Hell.. I don't know who to trust on this stuff now. TMI and too much supposition to much bullshit from folks and the media running with whatever sounds good.
Really frustrating.
OK, this is the latest and best on "reinfection"
https://www.msn.com/en-gb/news/newsliverpool/recovered-patients-who-test-positive-again-are-not-contagious/ar-BB14mnqa
People that had positive tests well after being infected still did not pass the disease on to anyone else AND active/contagious viral particles could not be isolated from them.
The virus is kinda like a floppy disk. It comes in an envelope, has some plastic structural stuff, which would be proteins in the virus, and it has CODE.

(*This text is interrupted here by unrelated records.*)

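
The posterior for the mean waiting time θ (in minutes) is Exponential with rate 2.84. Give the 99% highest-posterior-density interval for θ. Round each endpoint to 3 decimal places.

[0.000, 1.622]

The exponential density is strictly decreasing on [0, ∞), so the HPD interval is anchored at 0: [0, q] with P(θ ≤ q) = 0.99.
q = −ln(1 − 0.99) / 2.84 = 4.6052 / 2.84 = 1.622.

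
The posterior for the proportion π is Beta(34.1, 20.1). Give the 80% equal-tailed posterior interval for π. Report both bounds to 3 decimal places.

[0.544, 0.712]

Posterior: Beta(34.1, 20.1).
Equal-tailed 80% interval: the 0.1 and 0.9 quantiles of Beta(34.1, 20.1).
Posterior mean ≈ 0.629, SD ≈ 0.065; a Normal approximation gives roughly [0.546, 0.712].
Exact: F⁻¹(0.1) = 0.544; F⁻¹(0.9) = 0.712.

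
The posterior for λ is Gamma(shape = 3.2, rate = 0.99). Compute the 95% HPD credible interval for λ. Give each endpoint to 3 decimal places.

[0.380, 6.785]

The posterior is unimodal and skewed, so the HPD interval has equal density at both endpoints and is the shortest 95% interval.
Solving f(0.380) = f(6.785) with F(6.785) − F(0.380) = 0.95 gives [0.380, 6.785].
For comparison, the equal-tailed interval is [0.714, 7.616]; the HPD is narrower and shifted toward the mode.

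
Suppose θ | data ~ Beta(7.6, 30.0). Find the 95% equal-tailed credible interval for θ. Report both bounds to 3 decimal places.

Posterior: Beta(7.6, 30.0).
Equal-tailed 95% interval: the 0.025 and 0.975 quantiles of Beta(7.6, 30.0).
Posterior mean ≈ 0.202, SD ≈ 0.065; a Normal approximation gives roughly [0.075, 0.329].
Exact: F⁻¹(0.025) = 0.092; F⁻¹(0.975) = 0.342.

[0.092, 0.342]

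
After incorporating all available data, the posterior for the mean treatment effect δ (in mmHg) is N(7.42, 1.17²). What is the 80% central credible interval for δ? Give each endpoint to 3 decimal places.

The posterior is symmetric, so the 80% equal-tailed interval is δ = 7.42 ± z·1.17 with z = 1.282.
Half-width: 1.282 × 1.17 = 1.499.
7.42 − 1.499 = 5.921; 7.42 + 1.499 = 8.919.

[5.921, 8.919]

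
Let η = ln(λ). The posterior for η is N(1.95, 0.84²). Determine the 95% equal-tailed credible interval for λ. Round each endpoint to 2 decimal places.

On the log scale the 95% interval is 1.95 ± 1.960 × 0.84 = [0.3036, 3.5964].
Exponentiate: [e^0.3036, e^3.5964] = [1.35, 36.47].

[1.35, 36.47]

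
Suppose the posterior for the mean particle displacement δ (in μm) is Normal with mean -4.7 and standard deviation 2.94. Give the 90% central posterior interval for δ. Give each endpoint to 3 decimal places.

The posterior is symmetric, so the 90% equal-tailed interval is δ = -4.7 ± z·2.94 with z = 1.645.
Half-width: 1.645 × 2.94 = 4.836.
-4.7 − 4.836 = -9.536; -4.7 + 4.836 = 0.136.

[-9.536, 0.136]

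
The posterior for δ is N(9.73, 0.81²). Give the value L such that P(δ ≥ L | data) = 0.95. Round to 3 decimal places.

8.398

Need L with P(δ ≥ L) = 0.95: L = 9.73 − z_{0.05}·0.81.
z = 1.645; L = 9.73 − 1.645 × 0.81 = 8.398.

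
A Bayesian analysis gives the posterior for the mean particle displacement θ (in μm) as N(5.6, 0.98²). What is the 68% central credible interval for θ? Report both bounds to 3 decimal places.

The posterior is symmetric, so the 68% equal-tailed interval is θ = 5.6 ± z·0.98 with z = 0.994.
Half-width: 0.994 × 0.98 = 0.975.
5.6 − 0.975 = 4.625; 5.6 + 0.975 = 6.575.

[4.625, 6.575]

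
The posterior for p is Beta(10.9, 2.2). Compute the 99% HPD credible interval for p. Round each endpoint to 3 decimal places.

The posterior is unimodal and skewed, so the HPD interval has equal density at both endpoints and is the shortest 99% interval.
Solving f(0.541) = f(0.997) with F(0.997) − F(0.541) = 0.99 gives [0.541, 0.997].
For comparison, the equal-tailed interval is [0.505, 0.988]; the HPD is narrower and shifted toward the mode.

[0.541, 0.997]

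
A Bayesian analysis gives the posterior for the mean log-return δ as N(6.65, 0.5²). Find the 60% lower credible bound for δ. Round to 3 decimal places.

Need L with P(δ ≥ L) = 0.60: L = 6.65 − z_{0.4}·0.5.
z = 0.253; L = 6.65 − 0.253 × 0.5 = 6.523.

6.523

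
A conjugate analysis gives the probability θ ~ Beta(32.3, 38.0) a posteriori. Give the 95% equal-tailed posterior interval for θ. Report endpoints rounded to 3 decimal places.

[0.345, 0.576]

Posterior: Beta(32.3, 38.0).
Equal-tailed 95% interval: the 0.025 and 0.975 quantiles of Beta(32.3, 38.0).
Posterior mean ≈ 0.459, SD ≈ 0.059; a Normal approximation gives roughly [0.344, 0.575].
Exact: F⁻¹(0.025) = 0.345; F⁻¹(0.975) = 0.576.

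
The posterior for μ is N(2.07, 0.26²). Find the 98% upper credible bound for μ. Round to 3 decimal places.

Need U with P(μ ≤ U) = 0.98: U = 2.07 + z_{0.02}·0.26.
z = 2.054; U = 2.07 + 2.054 × 0.26 = 2.604.

2.604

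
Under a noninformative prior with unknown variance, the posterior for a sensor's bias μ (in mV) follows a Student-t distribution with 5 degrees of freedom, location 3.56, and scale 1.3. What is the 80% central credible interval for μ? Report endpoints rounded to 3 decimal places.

The t_5 distribution is symmetric; the 80% interval is 3.56 ± t·1.3 with t_{0.9,5} = 1.476.
Half-width: 1.476 × 1.3 = 1.919.
3.56 − 1.919 = 1.641; 3.56 + 1.919 = 5.479.

[1.641, 5.479]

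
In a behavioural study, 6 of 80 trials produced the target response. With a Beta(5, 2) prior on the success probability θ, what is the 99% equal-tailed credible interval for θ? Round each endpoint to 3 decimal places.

Posterior: Beta(5+6, 2+74) = Beta(11, 76).
Equal-tailed 99% interval: the 0.005 and 0.995 quantiles of Beta(11, 76).
Posterior mean ≈ 0.126, SD ≈ 0.035; a Normal approximation gives roughly [0.035, 0.218].
Exact: F⁻¹(0.005) = 0.052; F⁻¹(0.995) = 0.233.

[0.052, 0.233]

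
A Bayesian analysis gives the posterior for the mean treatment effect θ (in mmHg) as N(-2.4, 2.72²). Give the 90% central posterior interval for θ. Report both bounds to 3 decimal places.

[-6.874, 2.074]

The posterior is symmetric, so the 90% equal-tailed interval is θ = -2.4 ± z·2.72 with z = 1.645.
Half-width: 1.645 × 2.72 = 4.474.
-2.4 − 4.474 = -6.874; -2.4 + 4.474 = 2.074.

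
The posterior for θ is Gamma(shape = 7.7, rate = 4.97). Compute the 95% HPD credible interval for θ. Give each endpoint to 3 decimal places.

The posterior is unimodal and skewed, so the HPD interval has equal density at both endpoints and is the shortest 95% interval.
Solving f(0.560) = f(2.661) with F(2.661) − F(0.560) = 0.95 gives [0.560, 2.661].
For comparison, the equal-tailed interval is [0.656, 2.820]; the HPD is narrower and shifted toward the mode.

[0.560, 2.661]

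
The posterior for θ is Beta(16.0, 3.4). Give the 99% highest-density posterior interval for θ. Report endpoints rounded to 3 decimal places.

The posterior is unimodal and skewed, so the HPD interval has equal density at both endpoints and is the shortest 99% interval.
Solving f(0.584) = f(0.984) with F(0.984) − F(0.584) = 0.99 gives [0.584, 0.984].
For comparison, the equal-tailed interval is [0.559, 0.973]; the HPD is narrower and shifted toward the mode.

[0.584, 0.984]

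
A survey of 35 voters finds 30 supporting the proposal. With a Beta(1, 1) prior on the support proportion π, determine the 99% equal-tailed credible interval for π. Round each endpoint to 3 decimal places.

Posterior: Beta(1+30, 1+5) = Beta(31, 6).
Equal-tailed 99% interval: the 0.005 and 0.995 quantiles of Beta(31, 6).
Posterior mean ≈ 0.838, SD ≈ 0.060; a Normal approximation gives roughly [0.684, 0.992].
Exact: F⁻¹(0.005) = 0.654; F⁻¹(0.995) = 0.955.

[0.654, 0.955]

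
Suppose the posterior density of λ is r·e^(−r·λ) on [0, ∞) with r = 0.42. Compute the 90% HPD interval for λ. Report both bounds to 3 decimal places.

[0.000, 5.482]

The exponential density is strictly decreasing on [0, ∞), so the HPD interval is anchored at 0: [0, q] with P(λ ≤ q) = 0.90.
q = −ln(1 − 0.90) / 0.42 = 2.3026 / 0.42 = 5.482.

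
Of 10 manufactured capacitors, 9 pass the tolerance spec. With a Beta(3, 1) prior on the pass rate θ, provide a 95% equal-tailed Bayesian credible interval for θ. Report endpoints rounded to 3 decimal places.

[0.640, 0.981]

Posterior: Beta(3+9, 1+1) = Beta(12, 2).
Equal-tailed 95% interval: the 0.025 and 0.975 quantiles of Beta(12, 2).
Posterior mean ≈ 0.857, SD ≈ 0.090; a Normal approximation gives roughly [0.680, 1.034].
Exact: F⁻¹(0.025) = 0.640; F⁻¹(0.975) = 0.981.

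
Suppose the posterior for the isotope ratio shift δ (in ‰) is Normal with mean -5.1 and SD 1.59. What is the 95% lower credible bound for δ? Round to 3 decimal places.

Need L with P(δ ≥ L) = 0.95: L = -5.1 − z_{0.05}·1.59.
z = 1.645; L = -5.1 − 1.645 × 1.59 = -7.715.

-7.715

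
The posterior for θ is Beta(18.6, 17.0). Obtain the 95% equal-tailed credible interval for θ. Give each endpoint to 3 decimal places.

Posterior: Beta(18.6, 17.0).
Equal-tailed 95% interval: the 0.025 and 0.975 quantiles of Beta(18.6, 17.0).
Posterior mean ≈ 0.522, SD ≈ 0.083; a Normal approximation gives roughly [0.361, 0.684].
Exact: F⁻¹(0.025) = 0.360; F⁻¹(0.975) = 0.682.

[0.360, 0.682]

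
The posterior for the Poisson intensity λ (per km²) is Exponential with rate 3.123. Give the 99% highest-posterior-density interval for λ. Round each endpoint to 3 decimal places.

The exponential density is strictly decreasing on [0, ∞), so the HPD interval is anchored at 0: [0, q] with P(λ ≤ q) = 0.99.
q = −ln(1 − 0.99) / 3.123 = 4.6052 / 3.123 = 1.475.

[0.000, 1.475]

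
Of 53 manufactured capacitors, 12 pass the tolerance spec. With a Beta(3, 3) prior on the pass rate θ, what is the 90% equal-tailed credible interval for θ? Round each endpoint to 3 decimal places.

Posterior: Beta(3+12, 3+41) = Beta(15, 44).
Equal-tailed 90% interval: the 0.05 and 0.95 quantiles of Beta(15, 44).
Posterior mean ≈ 0.254, SD ≈ 0.056; a Normal approximation gives roughly [0.162, 0.347].
Exact: F⁻¹(0.05) = 0.167; F⁻¹(0.95) = 0.351.

[0.167, 0.351]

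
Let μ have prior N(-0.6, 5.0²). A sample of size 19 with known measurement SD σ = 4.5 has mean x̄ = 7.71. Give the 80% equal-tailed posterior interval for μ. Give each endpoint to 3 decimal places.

Posterior precision = 1/5.0² + 19/4.5² = 0.0400 + 0.9383 = 0.9783, so posterior SD = 1.0110.
Posterior mean = (-0.6/5.0² + 19·7.71/4.5²) / 0.9783 = 7.3702.
Interval: 7.3702 ± 1.282 × 1.0110 → [6.075, 8.666].

[6.075, 8.666]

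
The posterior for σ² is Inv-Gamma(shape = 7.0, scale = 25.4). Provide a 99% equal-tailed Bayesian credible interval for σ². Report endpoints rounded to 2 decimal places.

Inverse-Gamma(7.0, 25.4) quantiles: F⁻¹(0.005) and F⁻¹(0.995).
Equivalently, 1/σ² ~ Gamma(7.0, rate = 25.4); invert its 0.995 and 0.005 quantiles.
Posterior mean ≈ 4.23, SD ≈ 1.89; a Normal approximation gives roughly [-0.64, 9.11].
Exact: lower = 1.62; upper = 12.47.

[1.62, 12.47]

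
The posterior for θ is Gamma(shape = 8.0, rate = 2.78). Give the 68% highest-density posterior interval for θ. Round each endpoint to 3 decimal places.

The posterior is unimodal and skewed, so the HPD interval has equal density at both endpoints and is the shortest 68% interval.
Solving f(1.678) = f(3.601) with F(3.601) − F(1.678) = 0.68 gives [1.678, 3.601].
For comparison, the equal-tailed interval is [1.886, 3.867]; the HPD is narrower and shifted toward the mode.

[1.678, 3.601]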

You could chop that floppy up, dump in in the trash with hundreds of other shredded disks, and you could still recover code, probably for centuries. That's what viral infection tests detect, a fragment of the viruses RNA, or genetic code. You could even identify what the original content of the disk was if you bothered to read the fragments and put it back together by the overlaps. But you couldn't glue the disk back together and run it in a floppy drive. A virus is just executable malware for cells and it can't run unless it's intact, packaged, downloaded and unzipped. A fragment won't do it.
There's probably over-reporting as hospitals have financial incentive to declare cause of death as COVID-19. So even if you've had chronic-bronchitis and pneumonia and it tips you over that last 5%, you would still be considered a victim. Deaths are known quantities.